Inspiration
As long as I could remember, I have been fascinated by engineering endeavors. This is the reason why I applied for the Space and Engineering Academy that I attended during highschool where I was able to develop a fundamental understanding of engineering principles. It's also the reason why I partook in Robotics throughout all of highschool. When I was getting started as a Freshman at UCI and heard about being able to build a quadcopter from scratch, it not only sounded familiar to me, but it seemed like the perfect opportunity to improve upon my engineering fundamentals.
Development
For this project, I was a part of a team of 5 that was tasked to design and build an autonomous quadcopter from scratch over the course of 7 months. The plan was to research and design for the first 2 months, fabricate and assemble in the next 2 months, and the final 3 months would be for testing, adjustments, and improvements. Throughout this time we would also be following an AGILE workflow where we would present our sprint deadlines to the officials who had tasked us with this project.
We designed the quadcopter using Solidworks, and fabricated the quadcopter using the UCI engineering facilities. I was already familiar with CAD software because I had used CREO, another CAD software, throughout all of highschool for Robotics and multiple classes in my engineering program. Thus, the learning curve for solidworks was minimal and I became the main CAD designer on our team.
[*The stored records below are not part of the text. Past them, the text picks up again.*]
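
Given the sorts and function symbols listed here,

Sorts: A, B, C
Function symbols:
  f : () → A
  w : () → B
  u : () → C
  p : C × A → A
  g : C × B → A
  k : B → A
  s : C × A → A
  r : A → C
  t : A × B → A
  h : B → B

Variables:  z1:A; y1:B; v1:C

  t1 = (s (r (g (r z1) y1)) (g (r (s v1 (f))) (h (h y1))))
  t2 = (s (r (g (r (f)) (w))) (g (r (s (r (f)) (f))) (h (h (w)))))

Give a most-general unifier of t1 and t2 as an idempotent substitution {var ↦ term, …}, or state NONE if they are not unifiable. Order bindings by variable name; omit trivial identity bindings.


{v1 ↦ (r (f)), y1 ↦ (w), z1 ↦ (f)}


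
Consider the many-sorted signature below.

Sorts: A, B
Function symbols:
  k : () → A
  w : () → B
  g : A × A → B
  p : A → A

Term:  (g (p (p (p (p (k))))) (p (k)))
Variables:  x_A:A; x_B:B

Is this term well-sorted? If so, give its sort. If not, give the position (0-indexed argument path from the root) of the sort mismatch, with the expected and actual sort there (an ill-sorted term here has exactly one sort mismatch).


well-sorted; sort = B

          (k) : A
        (p (k)) : A
      (p (p (k))) : A
    (p (p (p (k)))) : A
  (p (p (p (p (k))))) : A
    (k) : A
  (p (k)) : A
(g (p (p (p (p (k))))) (p (k))) : B


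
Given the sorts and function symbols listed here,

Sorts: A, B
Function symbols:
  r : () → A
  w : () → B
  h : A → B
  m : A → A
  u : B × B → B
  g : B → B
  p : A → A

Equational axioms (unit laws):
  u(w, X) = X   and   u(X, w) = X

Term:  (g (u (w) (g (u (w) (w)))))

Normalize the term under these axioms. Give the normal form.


normal form = (g (g (w)))

1. (g (u (w) (g (u (w) (w)))))  →  (g (g (u (w) (w))))
2. (g (g (u (w) (w))))  →  (g (g (w)))


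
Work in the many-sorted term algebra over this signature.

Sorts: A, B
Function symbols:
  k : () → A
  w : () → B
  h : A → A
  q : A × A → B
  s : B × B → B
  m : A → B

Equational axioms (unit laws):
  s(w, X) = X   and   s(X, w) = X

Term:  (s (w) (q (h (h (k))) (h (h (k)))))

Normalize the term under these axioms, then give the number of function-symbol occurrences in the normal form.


size = 7

1. (s (w) (q (h (h (k))) (h (h (k)))))  →  (q (h (h (k))) (h (h (k))))
normal form: (q (h (h (k))) (h (h (k))))


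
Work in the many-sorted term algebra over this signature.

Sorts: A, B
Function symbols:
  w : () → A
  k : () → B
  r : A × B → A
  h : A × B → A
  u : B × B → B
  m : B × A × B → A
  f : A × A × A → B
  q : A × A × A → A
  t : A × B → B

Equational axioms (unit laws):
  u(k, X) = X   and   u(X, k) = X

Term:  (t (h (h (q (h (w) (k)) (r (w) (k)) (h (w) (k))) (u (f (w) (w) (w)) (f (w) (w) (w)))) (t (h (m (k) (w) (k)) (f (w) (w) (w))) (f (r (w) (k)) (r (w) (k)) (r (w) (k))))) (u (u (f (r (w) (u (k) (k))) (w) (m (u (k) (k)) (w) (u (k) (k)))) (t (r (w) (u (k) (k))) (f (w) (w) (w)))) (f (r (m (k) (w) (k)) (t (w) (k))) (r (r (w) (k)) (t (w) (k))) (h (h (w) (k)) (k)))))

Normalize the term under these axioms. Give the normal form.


1. (t (h (h (q (h (w) (k)) (r (w) (k)) (h (w) (k))) (u (f (w) (w) (w)) (f (w) (w) (w)))) (t (h (m (k) (w) (k)) (f (w) (w) (w))) (f (r (w) (k)) (r (w) (k)) (r (w) (k))))) (u (u (f (r (w) (u (k) (k))) (w) (m (u (k) (k)) (w) (u (k) (k)))) (t (r (w) (u (k) (k))) (f (w) (w) (w)))) (f (r (m (k) (w) (k)) (t (w) (k))) (r (r (w) (k)) (t (w) (k))) (h (h (w) (k)) (k)))))  →  (t (h (h (q (h (w) (k)) (r (w) (k)) (h (w) (k))) (u (f (w) (w) (w)) (f (w) (w) (w)))) (t (h (m (k) (w) (k)) (f (w) (w) (w))) (f (r (w) (k)) (r (w) (k)) (r (w) (k))))) (u (u (f (r (w) (k)) (w) (m (u (k) (k)) (w) (u (k) (k)))) (t (r (w) (u (k) (k))) (f (w) (w) (w)))) (f (r (m (k) (w) (k)) (t (w) (k))) (r (r (w) (k)) (t (w) (k))) (h (h (w) (k)) (k)))))
2. (t (h (h (q (h (w) (k)) (r (w) (k)) (h (w) (k))) (u (f (w) (w) (w)) (f (w) (w) (w)))) (t (h (m (k) (w) (k)) (f (w) (w) (w))) (f (r (w) (k)) (r (w) (k)) (r (w) (k))))) (u (u (f (r (w) (k)) (w) (m (u (k) (k)) (w) (u (k) (k)))) (t (r (w) (u (k) (k))) (f (w) (w) (w)))) (f (r (m (k) (w) (k)) (t (w) (k))) (r (r (w) (k)) (t (w) (k))) (h (h (w) (k)) (k)))))  →  (t (h (h (q (h (w) (k)) (r (w) (k)) (h (w) (k))) (u (f (w) (w) (w)) (f (w) (w) (w)))) (t (h (m (k) (w) (k)) (f (w) (w) (w))) (f (r (w) (k)) (r (w) (k)) (r (w) (k))))) (u (u (f (r (w) (k)) (w) (m (k) (w) (u (k) (k)))) (t (r (w) (u (k) (k))) (f (w) (w) (w)))) (f (r (m (k) (w) (k)) (t (w) (k))) (r (r (w) (k)) (t (w) (k))) (h (h (w) (k)) (k)))))
3. (t (h (h (q (h (w) (k)) (r (w) (k)) (h (w) (k))) (u (f (w) (w) (w)) (f (w) (w) (w)))) (t (h (m (k) (w) (k)) (f (w) (w) (w))) (f (r (w) (k)) (r (w) (k)) (r (w) (k))))) (u (u (f (r (w) (k)) (w) (m (k) (w) (u (k) (k)))) (t (r (w) (u (k) (k))) (f (w) (w) (w)))) (f (r (m (k) (w) (k)) (t (w) (k))) (r (r (w) (k)) (t (w) (k))) (h (h (w) (k)) (k)))))  →  (t (h (h (q (h (w) (k)) (r (w) (k)) (h (w) (k))) (u (f (w) (w) (w)) (f (w) (w) (w)))) (t (h (m (k) (w) (k)) (f (w) (w) (w))) (f (r (w) (k)) (r (w) (k)) (r (w) (k))))) (u (u (f (r (w) (k)) (w) (m (k) (w) (k))) (t (r (w) (u (k) (k))) (f (w) (w) (w)))) (f (r (m (k) (w) (k)) (t (w) (k))) (r (r (w) (k)) (t (w) (k))) (h (h (w) (k)) (k)))))
4. (t (h (h (q (h (w) (k)) (r (w) (k)) (h (w) (k))) (u (f (w) (w) (w)) (f (w) (w) (w)))) (t (h (m (k) (w) (k)) (f (w) (w) (w))) (f (r (w) (k)) (r (w) (k)) (r (w) (k))))) (u (u (f (r (w) (k)) (w) (m (k) (w) (k))) (t (r (w) (u (k) (k))) (f (w) (w) (w)))) (f (r (m (k) (w) (k)) (t (w) (k))) (r (r (w) (k)) (t (w) (k))) (h (h (w) (k)) (k)))))  →  (t (h (h (q (h (w) (k)) (r (w) (k)) (h (w) (k))) (u (f (w) (w) (w)) (f (w) (w) (w)))) (t (h (m (k) (w) (k)) (f (w) (w) (w))) (f (r (w) (k)) (r (w) (k)) (r (w) (k))))) (u (u (f (r (w) (k)) (w) (m (k) (w) (k))) (t (r (w) (k)) (f (w) (w) (w)))) (f (r (m (k) (w) (k)) (t (w) (k))) (r (r (w) (k)) (t (w) (k))) (h (h (w) (k)) (k)))))

normal form = (t (h (h (q (h (w) (k)) (r (w) (k)) (h (w) (k))) (u (f (w) (w) (w)) (f (w) (w) (w)))) (t (h (m (k) (w) (k)) (f (w) (w) (w))) (f (r (w) (k)) (r (w) (k)) (r (w) (k))))) (u (u (f (r (w) (k)) (w) (m (k) (w) (k))) (t (r (w) (k)) (f (w) (w) (w)))) (f (r (m (k) (w) (k)) (t (w) (k))) (r (r (w) (k)) (t (w) (k))) (h (h (w) (k)) (k)))))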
We not only had to learn and fully understand the physics of a quadcopter, but we also needed to research different materials in order to figure out which materials would best fit our design goals. After meticulous deliberation, we decided on using a polycarbonate material for the majority of our quadcopter, with 3D printed supplementary parts. The idea behind our design was a light quadcopter with a center cage to hold the batteries, wires, sensors, arduino board, etc. We used the arduino board and sensors in order to record metrics such as height, angle, and acceleration, which are integral inputs necessary for automation. Arduino uses a simplified version of C++, and so implementing our autonomous system was straightforward in regards to language.
What I Learned
I learned a lot about how to use industrial grade tools while fabricating our quadcopter. I also learned how important using an efficient algorithm is when implementing a time sensitive system. For our autonomous quadcopter, we had to process input from sensors, interpret the input data, devise the optimal reaction, then translate our desired reaction through output. This pipeline can easily be bogged down by a single inefficient algorithm at any of the stages, and so we had to work diligently to ensure an optimal solution.